In a press release from Tampa General Hospital, Summer Decker, PhD, professor in the USF Health Morsani College of Medicine, and director for 3D Clinical Applications in USF Health’s Department of Radiology, who led the 3D printed NP swab team said, “Our goal from the start was to help as many people as possible, as fast and safely as possible. In order to do that, we assembled a team of experts in our fields and worked together toward a real-world solution. We then made our files public so that any hospital, clinic or health system could print them for their own facilities and get them to the frontline of COVID-19 testing in patients. Only when you know what you are truly facing, in this case COVID-19, can you actually fight it. This swab was a critical, missing component of the global medical community’s ability to do just that. We are very humbled by this recognition by the U.S. Patent and Trademark Office for our efforts and very grateful for this incredible opportunity to help not just USF Health and Tampa General Hospital, but also other hospitals and medical centers throughout the world.”

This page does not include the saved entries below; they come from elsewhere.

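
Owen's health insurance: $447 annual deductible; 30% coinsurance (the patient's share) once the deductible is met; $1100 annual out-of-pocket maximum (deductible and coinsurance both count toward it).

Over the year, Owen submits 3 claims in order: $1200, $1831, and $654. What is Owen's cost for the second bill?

Bill 1, $1200: $447 finishes the deductible; $753 goes to coinsurance; patient's 30% is $225.90. Cost to patient: $672.90. OOP to date $672.90.
Bill 2, $1831: deductible already satisfied, so patient's share is 30% × $1831 = $549.30. Adding that to $672.90 gives $1222.20, past the $1100 cap; patient pays only $1100 − $672.90 = $427.10.

$427.10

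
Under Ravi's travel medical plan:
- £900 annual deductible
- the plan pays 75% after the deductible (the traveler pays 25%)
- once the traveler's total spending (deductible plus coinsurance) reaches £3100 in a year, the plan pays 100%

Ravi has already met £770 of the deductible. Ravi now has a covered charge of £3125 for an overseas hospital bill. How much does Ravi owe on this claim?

Deductible still to meet: £900 − £770 = £130.
The remaining £2995 (= £3125 − £130) moves to coinsurance.
Traveler's 25% share of £2995 is £748.75.
Traveler responsibility before any cap: £130 + £748.75 = £878.75.
Total out-of-pocket so far would be £770 + £878.75 = £1648.75, below the £3100 cap — no reduction.

£878.75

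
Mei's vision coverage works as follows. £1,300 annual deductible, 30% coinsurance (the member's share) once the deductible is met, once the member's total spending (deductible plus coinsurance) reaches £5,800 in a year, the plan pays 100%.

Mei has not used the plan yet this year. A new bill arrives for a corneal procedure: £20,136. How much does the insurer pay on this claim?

The full £1,300 deductible is still open; £1,300 of this bill applies to it.
After the £1,300 deductible portion, £20,136 − £1,300 = £18,836 is subject to coinsurance.
30% of £18,836 = £5,650.80 falls to the member.
So the member owes £1,300 + £5,650.80 = £6,950.80 before any cap.
Adding £6,950.80 to the £0 already spent would give £6,950.80, which exceeds the £5,800 cap; the member pays just £5,800 − £0 = £5,800.
Insurer pays the balance: £20,136 − £5,800 = £14,336.

£14,336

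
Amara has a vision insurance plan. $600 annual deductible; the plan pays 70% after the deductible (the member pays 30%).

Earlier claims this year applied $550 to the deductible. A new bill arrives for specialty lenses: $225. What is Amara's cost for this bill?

$102.50

$550 of the $600 deductible is already met, leaving $50.
The remaining $175 (= $225 − $50) moves to coinsurance.
30% of $175 = $52.50 falls to the member.
That puts the member's cost at $50 + $52.50 = $102.50.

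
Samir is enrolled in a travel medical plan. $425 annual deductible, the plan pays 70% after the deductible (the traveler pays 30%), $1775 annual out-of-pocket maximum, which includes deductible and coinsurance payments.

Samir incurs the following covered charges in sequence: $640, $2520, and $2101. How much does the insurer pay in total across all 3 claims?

$3486

Bill 1, $640: deductible takes $425, $215 remains; traveler's 30% is $64.50. Traveler owes $489.50 (running OOP $489.50). Insurer: $640 − $489.50 = $150.50.
Bill 2, $2520: 30% coinsurance on $2520 = $756. Traveler owes $756 (running OOP $1245.50). Plan pays $2520 − $756 = $1764.
Bill 3, $2101: deductible met; 30% of $2101 = $630.30. Adding that to $1245.50 gives $1875.80, past the $1775 cap; traveler pays only $1775 − $1245.50 = $529.50. Insurer: $2101 − $529.50 = $1571.50.
Insurer total: $150.50 + $1764 + $1571.50 = $3486.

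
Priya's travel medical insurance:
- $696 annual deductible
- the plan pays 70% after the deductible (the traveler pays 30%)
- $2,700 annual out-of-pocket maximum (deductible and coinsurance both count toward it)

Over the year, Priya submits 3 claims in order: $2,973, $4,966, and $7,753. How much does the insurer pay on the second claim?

$3,645.10

Bill 1, $2,973: $696 finishes the deductible; $2,277 goes to coinsurance; traveler's 30% is $683.10. Cost to traveler: $1,379.10. OOP to date $1,379.10. Plan pays $2,973 − $1,379.10 = $1,593.90.
Bill 2, $4,966: deductible met; 30% of $4,966 = $1,489.80. That would push OOP to $2,868.90, over the $2,700 cap, so traveler pays $2,700 − $1,379.10 = $1,320.90. Insurer: $4,966 − $1,320.90 = $3,645.10.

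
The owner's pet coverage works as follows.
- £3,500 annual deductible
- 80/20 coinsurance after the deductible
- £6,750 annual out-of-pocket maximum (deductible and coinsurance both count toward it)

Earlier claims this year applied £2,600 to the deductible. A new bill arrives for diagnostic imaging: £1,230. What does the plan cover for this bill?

£264

Deductible still to meet: £3,500 − £2,600 = £900.
The remaining £330 (= £1,230 − £900) moves to coinsurance.
20% of £330 = £66 falls to the owner.
So the owner owes £900 + £66 = £966 before any cap.
Year-to-date out-of-pocket becomes £2,600 + £966 = £3,566, still under the £6,750 maximum, so no cap applies.
Insurer pays the balance: £1,230 − £966 = £264.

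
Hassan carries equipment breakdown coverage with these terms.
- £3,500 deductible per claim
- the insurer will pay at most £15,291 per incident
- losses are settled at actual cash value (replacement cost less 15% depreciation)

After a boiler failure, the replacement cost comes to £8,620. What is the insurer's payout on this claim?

At 15% depreciation, ACV = £8,620 − £1,293 = £7,327.
Subtract the deductible: £7,327 − £3,500 = £3,827.
That's under the £15,291 cap, so the insurer reimburses the full £3,827.

£3,827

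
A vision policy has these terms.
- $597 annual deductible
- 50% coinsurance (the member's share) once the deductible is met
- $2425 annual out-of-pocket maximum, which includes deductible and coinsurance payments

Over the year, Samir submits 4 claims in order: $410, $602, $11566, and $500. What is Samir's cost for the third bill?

Bill 1, $410: entire amount goes to the deductible. Cost to member: $410. OOP to date $410.
Bill 2, $602: $187 to deductible, leaving $415; member's 50% is $207.50. Member owes $394.50 (running OOP $804.50).
Bill 3, $11566: deductible met; 50% of $11566 = $5783. Adding that to $804.50 gives $6587.50, past the $2425 cap; member pays only $2425 − $804.50 = $1620.50.

$1620.50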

“With quick thinking and action from USF Health, the global shortage of traditional nasopharyngeal swabs was minimized with an entirely 3D printable design that could be easily printed in health care facilities around the world,” said Gaurav Manchanda, director of Medical Market Development at Formlabs. “We were honored to help in this effort and pleased to see the reliability, scalability, and accessibility of our 3D printing solutions put into action. By combining the centralized quality, regulatory, and medical manufacturing expertise at Formlabs with a decentralized production network of global medical customers, local health institutions were able to print and use millions of swabs needed during the shortage. Formlabs is proud to be recognized alongside USF Health, Northwell Health, and Tampa General Hospital in the USPTO Patents for Humanity COVID-19 category.”
This remarkable story underpins the strategic advantages that 3D printing brings to the table. The rapid response by the medical industry to the COVID-19 pandemic highlights many of the disruptive ways 3D printing is changing the medical industry:
- Rapid and nimble product development: Medical emergencies often require fast responses. Be it an emergency operation, or quickly address supply constraints, in-house 3D printing allows teams to rapidly respond to events.
- Eliminating outsourcing and reducing costs: In-house 3D printing is a way to take more control over your means of prototyping and production, and save money and time utilizing a technology that is already familiar to the organization. Outsourcing can add multiple days or weeks to production timelines, slowing down the creation of new devices such as test swabs.
- Prototyping multiple designs in parallel: Due to the fast print times, medical professionals can test and gather feedback quickly, and reprint a new design in hours.
- Geometries not previously possible: 3D printing enables the creation of a wide range of geometries, something that is especially important when doing with objects that need to conform to the human body.
- Printing with biocompatible materials: Because Formlabs printers are compatible with a family of biocompatible materials, medical professionals can print without having to go through a lengthy regulatory process. View certifications and standards.
Formlabs Medical: A Proven Treatment For The Status Quo
Formlabs is committed to advancing healthcare around the world by offering a powerful suite of 3D printers and materials. We’re incredibly proud of the work hospitals like USF Florida are doing to innovate and bring new medical solutions to market.